EFF began representing the students in this case on Friday, when the Massachusetts Bay Transit Authority (MBTA) sued the students in federal court. On Saturday, a judge issued the gag order in violation of the students' First Amendment right to discuss their important research.
The court relied on a federal law aimed at computer intrusions in issuing its order, holding that even discussing the flaws at a public conference constituted a "transmission" of a computer program that could harm the fare collection system. But discussion in a public forum is clearly not the same as computer intrusion, and the students had already assured the MBTA they would withhold a key detail of the results so others could not use the information for fraudulent purposes.
Compounding the issue Thursday, the judge also ordered the students to hand over more documents about their research, so the judge and the MBTA could see the documents before deciding whether the students could speak. This pre-publication review by a government agency -- whether it is a federal judge or a city transit agency -- is exactly the kind of prior restraint the First Amendment was designed to abolish. As the Supreme Court has noted:
The doctrine [against] prior restraint has its roots in the 16th and 17th century English system of censorship. Under that system, all printing presses and printers were licensed by the government, and nothing could lawfully be published without the prior approval of a government or church censor.
Our founders included the Bill of Rights in the Constitution to reject that system. Thus, under the First Amendment, Court have rejected "not only licensing schemes requiring speech to be submitted to an administrative censor for prepublication review, but also injunctions against future speech issued by judges." Here we have both.
Nevertheless, the students are interested in responsible disclosure, met with the MBTA on August 4, and already voluntarily gave the MBTA a confidential vulnerability assessment last Friday. Prior to today's hearing, the students provided, as part of a good faith effort to help resolve this matter, a more detailed 31-page Security Analysis that discusses the security vulnerabilities uncovered by the students. The report was provided to the MBTA on August 13, and filed with the court under seal.

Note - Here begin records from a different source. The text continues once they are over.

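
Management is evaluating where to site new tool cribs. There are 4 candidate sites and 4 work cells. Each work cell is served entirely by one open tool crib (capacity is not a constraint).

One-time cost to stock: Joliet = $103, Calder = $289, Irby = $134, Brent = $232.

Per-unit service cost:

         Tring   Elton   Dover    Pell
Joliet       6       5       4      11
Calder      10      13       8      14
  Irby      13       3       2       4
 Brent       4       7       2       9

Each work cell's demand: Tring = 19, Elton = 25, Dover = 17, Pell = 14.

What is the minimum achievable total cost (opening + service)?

Minimum total cost: 516

For any fixed open set, each work cell goes to its cheapest open site; total = fixed + service.
{Joliet, Irby}: Tring→Joliet 6·19=114, Elton→Irby 3·25=75, Dover→Irby 2·17=34, Pell→Irby 4·14=56. Service 279; fixed 237; total 516.
{Irby}: service 412 + fixed 134 = 546
{Joliet}: service 461 + fixed 103 = 564
{Joliet, Calder, Irby, Brent}: Tring→Brent 4·19=76, Elton→Irby 3·25=75, Dover→Irby 2·17=34, Pell→Irby 4·14=56. Service 241; fixed 758; total 999.
(All 15 nonempty subsets were checked; Joliet and Irby is lowest.)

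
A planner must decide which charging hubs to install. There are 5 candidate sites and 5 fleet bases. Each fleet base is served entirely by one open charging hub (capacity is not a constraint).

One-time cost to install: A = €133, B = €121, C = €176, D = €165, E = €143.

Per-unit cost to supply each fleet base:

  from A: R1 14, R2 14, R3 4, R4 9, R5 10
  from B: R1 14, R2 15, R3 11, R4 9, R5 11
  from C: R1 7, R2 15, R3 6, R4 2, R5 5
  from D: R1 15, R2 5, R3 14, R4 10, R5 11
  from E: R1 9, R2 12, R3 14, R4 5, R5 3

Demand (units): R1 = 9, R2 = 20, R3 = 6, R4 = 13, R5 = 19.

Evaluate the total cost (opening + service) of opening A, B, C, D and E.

Total cost: 1008

Each fleet base is assigned to its cheapest site among the open ones.
{A, B, C, D, E}: R1→C 7·9=63, R2→D 5·20=100, R3→A 4·6=24, R4→C 2·13=26, R5→E 3·19=57. Service 270; fixed 738; total 1008.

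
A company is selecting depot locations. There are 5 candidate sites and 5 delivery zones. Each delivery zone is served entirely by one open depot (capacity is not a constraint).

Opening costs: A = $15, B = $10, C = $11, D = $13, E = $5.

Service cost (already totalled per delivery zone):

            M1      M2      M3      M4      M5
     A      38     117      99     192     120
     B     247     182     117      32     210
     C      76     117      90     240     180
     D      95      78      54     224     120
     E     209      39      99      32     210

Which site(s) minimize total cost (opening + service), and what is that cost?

For any fixed open set, each delivery zone goes to its cheapest open site; total = fixed + service.
{A, D, E}: M1→A 38, M2→E 39, M3→D 54, M4→E 32, M5→A 120. Service 283; fixed 33; total 316.
{A, B, D, E}: service 283 + fixed 43 = 326
{A, C, D, E}: M1→A 38, M2→E 39, M3→D 54, M4→E 32, M5→A 120. Service 283; fixed 44; total 327.
{A, B, C, D, E}: service 283 + fixed 54 = 337
No other subset beats 316.

Open A, D and E; minimum total cost 316.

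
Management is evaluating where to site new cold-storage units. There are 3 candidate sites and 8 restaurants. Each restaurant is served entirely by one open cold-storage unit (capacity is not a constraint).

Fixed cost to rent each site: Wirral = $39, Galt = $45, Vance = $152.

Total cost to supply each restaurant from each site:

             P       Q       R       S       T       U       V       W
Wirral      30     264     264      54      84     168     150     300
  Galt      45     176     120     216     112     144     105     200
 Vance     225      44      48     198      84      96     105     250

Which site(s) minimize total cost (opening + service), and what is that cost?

Open Wirral, Galt and Vance; minimum total cost 897.

For any fixed open set, each restaurant goes to its cheapest open site; total = fixed + service.
{Wirral, Galt, Vance}: P→Wirral 30, Q→Vance 44, R→Vance 48, S→Wirral 54, T→Wirral 84, U→Vance 96, V→Galt 105, W→Galt 200. Service 661; fixed 236; total 897.
{Wirral, Vance}: P→Wirral 30, Q→Vance 44, R→Vance 48, S→Wirral 54, T→Wirral 84, U→Vance 96, V→Vance 105, W→Vance 250. Service 711; fixed 191; total 902.
{Wirral, Galt}: P→Wirral 30, Q→Galt 176, R→Galt 120, S→Wirral 54, T→Wirral 84, U→Galt 144, V→Galt 105, W→Galt 200. Service 913; fixed 84; total 997.
{Wirral}: P→Wirral 30, Q→Wirral 264, R→Wirral 264, S→Wirral 54, T→Wirral 84, U→Wirral 168, V→Wirral 150, W→Wirral 300. Service 1314; fixed 39; total 1353.
No other subset beats 897.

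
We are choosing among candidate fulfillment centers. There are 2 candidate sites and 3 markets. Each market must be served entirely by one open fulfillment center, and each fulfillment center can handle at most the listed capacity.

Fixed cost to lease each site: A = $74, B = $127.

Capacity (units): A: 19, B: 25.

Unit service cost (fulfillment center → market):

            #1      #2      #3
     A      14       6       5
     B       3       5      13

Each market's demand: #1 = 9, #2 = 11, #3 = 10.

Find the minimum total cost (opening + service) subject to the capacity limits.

Open {A, B}: #1→B 3·9=27, #2→B 5·11=55, #3→A 5·10=50.
Loads: A carries 10/19, B carries 20/25. Service 132; fixed 201; total 333.
Next best feasible plan costs 424.

Minimum total cost: 333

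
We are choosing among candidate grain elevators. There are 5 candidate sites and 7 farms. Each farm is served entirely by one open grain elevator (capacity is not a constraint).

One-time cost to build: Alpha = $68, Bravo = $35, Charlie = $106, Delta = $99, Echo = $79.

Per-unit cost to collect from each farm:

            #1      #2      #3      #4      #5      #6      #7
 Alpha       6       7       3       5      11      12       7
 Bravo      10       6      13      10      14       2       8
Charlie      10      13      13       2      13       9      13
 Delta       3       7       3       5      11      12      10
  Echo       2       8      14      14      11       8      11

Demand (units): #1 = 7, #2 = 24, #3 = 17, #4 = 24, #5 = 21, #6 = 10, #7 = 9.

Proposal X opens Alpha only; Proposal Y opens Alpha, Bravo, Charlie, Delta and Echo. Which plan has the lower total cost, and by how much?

Proposal X is cheaper by 95.

Proposal X: {Alpha}: #1→Alpha 6·7=42, #2→Alpha 7·24=168, #3→Alpha 3·17=51, #4→Alpha 5·24=120, #5→Alpha 11·21=231, #6→Alpha 12·10=120, #7→Alpha 7·9=63. Service 795; fixed 68; total 863.
Proposal Y: {Alpha, Bravo, Charlie, Delta, Echo}: #1→Echo 2·7=14, #2→Bravo 6·24=144, #3→Alpha 3·17=51, #4→Charlie 2·24=48, #5→Alpha 11·21=231, #6→Bravo 2·10=20, #7→Alpha 7·9=63. Service 571; fixed 387; total 958.
Difference: |863 − 958| = 95.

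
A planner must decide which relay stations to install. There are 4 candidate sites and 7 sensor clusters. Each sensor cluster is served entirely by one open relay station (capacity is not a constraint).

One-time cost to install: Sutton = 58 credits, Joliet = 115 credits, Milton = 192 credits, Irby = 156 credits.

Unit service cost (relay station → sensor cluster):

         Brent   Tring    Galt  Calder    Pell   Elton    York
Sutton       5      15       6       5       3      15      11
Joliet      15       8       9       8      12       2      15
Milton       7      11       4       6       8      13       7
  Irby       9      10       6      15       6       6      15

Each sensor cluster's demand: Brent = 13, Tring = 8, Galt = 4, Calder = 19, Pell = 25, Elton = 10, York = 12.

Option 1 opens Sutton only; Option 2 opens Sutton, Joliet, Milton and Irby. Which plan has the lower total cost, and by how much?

Option 1: {Sutton}: Brent→Sutton 5·13=65, Tring→Sutton 15·8=120, Galt→Sutton 6·4=24, Calder→Sutton 5·19=95, Pell→Sutton 3·25=75, Elton→Sutton 15·10=150, York→Sutton 11·12=132. Service 661; fixed 58; total 719.
Option 2: {Sutton, Joliet, Milton, Irby}: Brent→Sutton 5·13=65, Tring→Joliet 8·8=64, Galt→Milton 4·4=16, Calder→Sutton 5·19=95, Pell→Sutton 3·25=75, Elton→Joliet 2·10=20, York→Milton 7·12=84. Service 419; fixed 521; total 940.
Difference: |719 − 940| = 221.

Option 1 is cheaper by 221.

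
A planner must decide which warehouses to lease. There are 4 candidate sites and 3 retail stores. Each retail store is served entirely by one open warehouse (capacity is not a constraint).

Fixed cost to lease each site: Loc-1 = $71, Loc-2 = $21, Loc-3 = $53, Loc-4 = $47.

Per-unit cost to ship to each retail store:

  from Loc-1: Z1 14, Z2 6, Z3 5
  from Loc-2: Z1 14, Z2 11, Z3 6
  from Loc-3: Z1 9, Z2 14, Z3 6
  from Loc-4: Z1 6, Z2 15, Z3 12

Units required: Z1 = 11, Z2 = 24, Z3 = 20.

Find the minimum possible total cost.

Minimum total cost: 428

For any fixed open set, each retail store goes to its cheapest open site; total = fixed + service.
{Loc-1, Loc-4}: Z1→Loc-4 6·11=66, Z2→Loc-1 6·24=144, Z3→Loc-1 5·20=100. Service 310; fixed 118; total 428.
{Loc-1, Loc-2, Loc-4}: service 310 + fixed 139 = 449
{Loc-1, Loc-3}: service 343 + fixed 124 = 467
{Loc-1, Loc-2, Loc-3, Loc-4}: Z1→Loc-4 6·11=66, Z2→Loc-1 6·24=144, Z3→Loc-1 5·20=100. Service 310; fixed 192; total 502.
(All 15 nonempty subsets were checked; Loc-1 and Loc-4 is lowest.)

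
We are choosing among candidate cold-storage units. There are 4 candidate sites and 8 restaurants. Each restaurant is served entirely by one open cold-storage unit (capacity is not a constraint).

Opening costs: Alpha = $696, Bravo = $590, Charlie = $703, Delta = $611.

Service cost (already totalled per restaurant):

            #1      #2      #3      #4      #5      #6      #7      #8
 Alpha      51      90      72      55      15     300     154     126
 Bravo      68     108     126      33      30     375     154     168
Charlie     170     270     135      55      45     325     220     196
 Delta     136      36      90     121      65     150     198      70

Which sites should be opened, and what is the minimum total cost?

For any fixed open set, each restaurant goes to its cheapest open site; total = fixed + service.
{Delta}: #1→Delta 136, #2→Delta 36, #3→Delta 90, #4→Delta 121, #5→Delta 65, #6→Delta 150, #7→Delta 198, #8→Delta 70. Service 866; fixed 611; total 1477.
{Alpha}: #1→Alpha 51, #2→Alpha 90, #3→Alpha 72, #4→Alpha 55, #5→Alpha 15, #6→Alpha 300, #7→Alpha 154, #8→Alpha 126. Service 863; fixed 696; total 1559.
{Bravo}: service 1062 + fixed 590 = 1652
{Alpha, Bravo, Charlie, Delta}: service 581 + fixed 2600 = 3181
No other subset beats 1477.

Open Delta only; minimum total cost 1477.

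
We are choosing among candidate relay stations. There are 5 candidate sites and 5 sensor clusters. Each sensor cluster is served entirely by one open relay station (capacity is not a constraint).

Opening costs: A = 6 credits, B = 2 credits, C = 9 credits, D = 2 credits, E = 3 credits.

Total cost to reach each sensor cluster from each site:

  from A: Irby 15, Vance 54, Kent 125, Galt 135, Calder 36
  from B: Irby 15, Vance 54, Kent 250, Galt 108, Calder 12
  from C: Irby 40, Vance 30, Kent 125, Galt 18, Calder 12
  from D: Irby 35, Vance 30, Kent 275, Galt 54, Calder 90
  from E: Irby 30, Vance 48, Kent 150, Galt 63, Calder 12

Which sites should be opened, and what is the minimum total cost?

Open B and C; minimum total cost 211.

For any fixed open set, each sensor cluster goes to its cheapest open site; total = fixed + service.
{B, C}: Irby→B 15, Vance→C 30, Kent→C 125, Galt→C 18, Calder→B 12. Service 200; fixed 11; total 211.
{B, C, D}: Irby→B 15, Vance→C 30, Kent→C 125, Galt→C 18, Calder→B 12. Service 200; fixed 13; total 213.
{B, C, E}: service 200 + fixed 14 = 214
{A, B, C, D, E}: service 200 + fixed 22 = 222
No other subset beats 211.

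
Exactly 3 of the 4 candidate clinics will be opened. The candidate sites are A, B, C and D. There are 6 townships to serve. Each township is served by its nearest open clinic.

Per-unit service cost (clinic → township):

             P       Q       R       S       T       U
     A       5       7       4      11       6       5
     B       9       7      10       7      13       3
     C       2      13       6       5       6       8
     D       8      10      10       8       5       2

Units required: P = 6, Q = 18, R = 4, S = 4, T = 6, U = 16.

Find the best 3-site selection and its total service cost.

With exactly 3 open, each township uses its cheapest among the chosen.
{A, C, D}: P→C 2·6=12, Q→A 7·18=126, R→A 4·4=16, S→C 5·4=20, T→D 5·6=30, U→D 2·16=32. Service cost 236.
{B, C, D}: service cost 244
{A, B, C}: service cost 258
Among all 4 size-3 choices, {A, C, D} is lowest.

Choose A, C and D; total service cost 236.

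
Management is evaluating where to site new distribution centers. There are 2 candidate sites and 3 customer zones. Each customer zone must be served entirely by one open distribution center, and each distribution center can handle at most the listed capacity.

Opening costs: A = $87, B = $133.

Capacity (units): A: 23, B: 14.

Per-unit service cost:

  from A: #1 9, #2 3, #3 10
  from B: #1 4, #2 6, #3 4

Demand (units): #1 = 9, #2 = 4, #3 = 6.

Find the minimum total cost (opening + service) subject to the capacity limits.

Open {A}: #1→A 9·9=81, #2→A 3·4=12, #3→A 10·6=60.
Loads: A carries 19/23. Service 153; fixed 87; total 240.
Next best feasible plan costs 328.

Minimum total cost: 240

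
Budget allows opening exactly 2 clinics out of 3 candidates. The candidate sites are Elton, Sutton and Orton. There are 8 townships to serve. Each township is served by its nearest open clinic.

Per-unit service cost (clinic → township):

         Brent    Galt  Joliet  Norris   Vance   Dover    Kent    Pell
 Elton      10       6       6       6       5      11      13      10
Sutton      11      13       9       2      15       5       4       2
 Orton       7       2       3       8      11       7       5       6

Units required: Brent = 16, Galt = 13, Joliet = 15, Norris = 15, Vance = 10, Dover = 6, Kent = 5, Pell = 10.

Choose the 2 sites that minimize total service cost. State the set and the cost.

Choose Sutton and Orton; total service cost 393.

With exactly 2 open, each township uses its cheapest among the chosen.
{Sutton, Orton}: Brent→Orton 7·16=112, Galt→Orton 2·13=26, Joliet→Orton 3·15=45, Norris→Sutton 2·15=30, Vance→Orton 11·10=110, Dover→Sutton 5·6=30, Kent→Sutton 4·5=20, Pell→Sutton 2·10=20. Service cost 393.
{Elton, Orton}: service cost 450
{Elton, Sutton}: service cost 478
Among all 3 size-2 choices, {Sutton, Orton} is lowest.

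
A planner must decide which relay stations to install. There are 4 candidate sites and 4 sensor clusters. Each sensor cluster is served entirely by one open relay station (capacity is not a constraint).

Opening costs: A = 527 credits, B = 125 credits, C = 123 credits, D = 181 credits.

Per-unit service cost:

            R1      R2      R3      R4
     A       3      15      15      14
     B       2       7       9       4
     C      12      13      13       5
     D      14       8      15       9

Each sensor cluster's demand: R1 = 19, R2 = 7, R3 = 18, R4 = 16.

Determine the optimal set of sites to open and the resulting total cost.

For any fixed open set, each sensor cluster goes to its cheapest open site; total = fixed + service.
{B}: R1→B 2·19=38, R2→B 7·7=49, R3→B 9·18=162, R4→B 4·16=64. Service 313; fixed 125; total 438.
{B, C}: service 313 + fixed 248 = 561
{B, D}: service 313 + fixed 306 = 619
{A, B, C, D}: R1→B 2·19=38, R2→B 7·7=49, R3→B 9·18=162, R4→B 4·16=64. Service 313; fixed 956; total 1269.
No other subset beats 438.

Open B only; minimum total cost 438.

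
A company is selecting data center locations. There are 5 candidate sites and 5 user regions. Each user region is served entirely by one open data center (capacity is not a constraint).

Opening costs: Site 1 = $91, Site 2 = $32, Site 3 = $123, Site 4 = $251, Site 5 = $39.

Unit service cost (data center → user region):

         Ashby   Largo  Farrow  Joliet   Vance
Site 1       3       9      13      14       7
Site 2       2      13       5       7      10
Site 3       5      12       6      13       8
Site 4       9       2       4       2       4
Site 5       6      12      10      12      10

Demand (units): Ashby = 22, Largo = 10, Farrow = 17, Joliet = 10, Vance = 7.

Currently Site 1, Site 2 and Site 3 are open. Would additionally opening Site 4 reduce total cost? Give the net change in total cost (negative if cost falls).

Current service cost with {Site 1, Site 2, Site 3}: 338.
Adding Site 4: each user region re-picks its cheapest; new service cost 180, saving 158.
Extra fixed cost: 251. Net change = 251 − 158 = 93.
(Totals: 584 → 677.)

No — net change +93 (cost rises by 93).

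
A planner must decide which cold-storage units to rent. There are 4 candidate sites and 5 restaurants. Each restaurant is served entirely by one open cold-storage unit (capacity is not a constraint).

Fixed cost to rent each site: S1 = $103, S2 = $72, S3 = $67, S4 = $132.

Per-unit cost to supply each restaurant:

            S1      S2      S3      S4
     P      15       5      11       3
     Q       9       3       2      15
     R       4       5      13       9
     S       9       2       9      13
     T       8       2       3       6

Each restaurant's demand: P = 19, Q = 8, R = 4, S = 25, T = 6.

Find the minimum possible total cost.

Minimum total cost: 273

For any fixed open set, each restaurant goes to its cheapest open site; total = fixed + service.
{S2}: P→S2 5·19=95, Q→S2 3·8=24, R→S2 5·4=20, S→S2 2·25=50, T→S2 2·6=12. Service 201; fixed 72; total 273.
{S2, S3}: service 193 + fixed 139 = 332
{S2, S4}: service 163 + fixed 204 = 367
{S1, S2, S3, S4}: service 151 + fixed 374 = 525
No other subset beats 273.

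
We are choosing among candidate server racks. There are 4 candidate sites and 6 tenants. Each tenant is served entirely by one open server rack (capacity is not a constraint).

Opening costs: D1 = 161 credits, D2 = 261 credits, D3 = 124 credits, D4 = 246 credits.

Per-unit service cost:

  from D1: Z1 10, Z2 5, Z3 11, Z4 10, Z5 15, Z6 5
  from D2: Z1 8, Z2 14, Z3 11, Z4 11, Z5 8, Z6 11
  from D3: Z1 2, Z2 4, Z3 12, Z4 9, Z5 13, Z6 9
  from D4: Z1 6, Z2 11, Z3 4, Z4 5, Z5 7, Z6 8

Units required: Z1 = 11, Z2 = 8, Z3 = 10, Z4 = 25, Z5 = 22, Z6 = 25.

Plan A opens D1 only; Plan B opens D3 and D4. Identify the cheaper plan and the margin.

Plan B is cheaper by 183.

Plan A: {D1}: Z1→D1 10·11=110, Z2→D1 5·8=40, Z3→D1 11·10=110, Z4→D1 10·25=250, Z5→D1 15·22=330, Z6→D1 5·25=125. Service 965; fixed 161; total 1126.
Plan B: {D3, D4}: Z1→D3 2·11=22, Z2→D3 4·8=32, Z3→D4 4·10=40, Z4→D4 5·25=125, Z5→D4 7·22=154, Z6→D4 8·25=200. Service 573; fixed 370; total 943.
Difference: |1126 − 943| = 183.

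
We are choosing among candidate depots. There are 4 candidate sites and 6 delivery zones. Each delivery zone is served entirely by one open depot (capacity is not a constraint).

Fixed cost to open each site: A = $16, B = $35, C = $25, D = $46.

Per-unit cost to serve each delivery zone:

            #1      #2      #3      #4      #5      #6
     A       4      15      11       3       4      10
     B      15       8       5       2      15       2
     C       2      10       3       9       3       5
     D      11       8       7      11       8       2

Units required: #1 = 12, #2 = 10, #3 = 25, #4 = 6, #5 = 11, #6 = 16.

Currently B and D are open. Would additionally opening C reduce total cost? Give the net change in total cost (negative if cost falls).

Yes — net change −188 (cost falls by 188).

Current service cost with {B, D}: 469.
Adding C: each delivery zone re-picks its cheapest; new service cost 256, saving 213.
Extra fixed cost: 25. Net change = 25 − 213 = -188.
(Totals: 550 → 362.)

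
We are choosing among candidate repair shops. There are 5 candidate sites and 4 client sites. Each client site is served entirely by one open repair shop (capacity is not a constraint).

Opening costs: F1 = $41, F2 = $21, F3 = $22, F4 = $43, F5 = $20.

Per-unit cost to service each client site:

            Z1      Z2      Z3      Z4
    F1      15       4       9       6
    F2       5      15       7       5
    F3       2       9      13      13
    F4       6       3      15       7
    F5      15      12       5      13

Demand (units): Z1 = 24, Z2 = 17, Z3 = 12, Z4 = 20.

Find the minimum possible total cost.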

According to the Boston Globe:
The T is not sure there is a security problem, but the 10-day injunction will provide time to find out. "The injunction is allowing us to review the research that they have and see if there is any validity to their findings, and take corrective action, if any is even necessary," said Lydia Rivera, a T spokeswoman.
The students have made clear that, since DEFCON is over, they will never give the presentation previously planned. Nevertheless, the MBTA is seeking to extend the 10-day TRO into a preliminary injunction that will last indefinitely, and has not indicated that any intent to drop the lawsuit.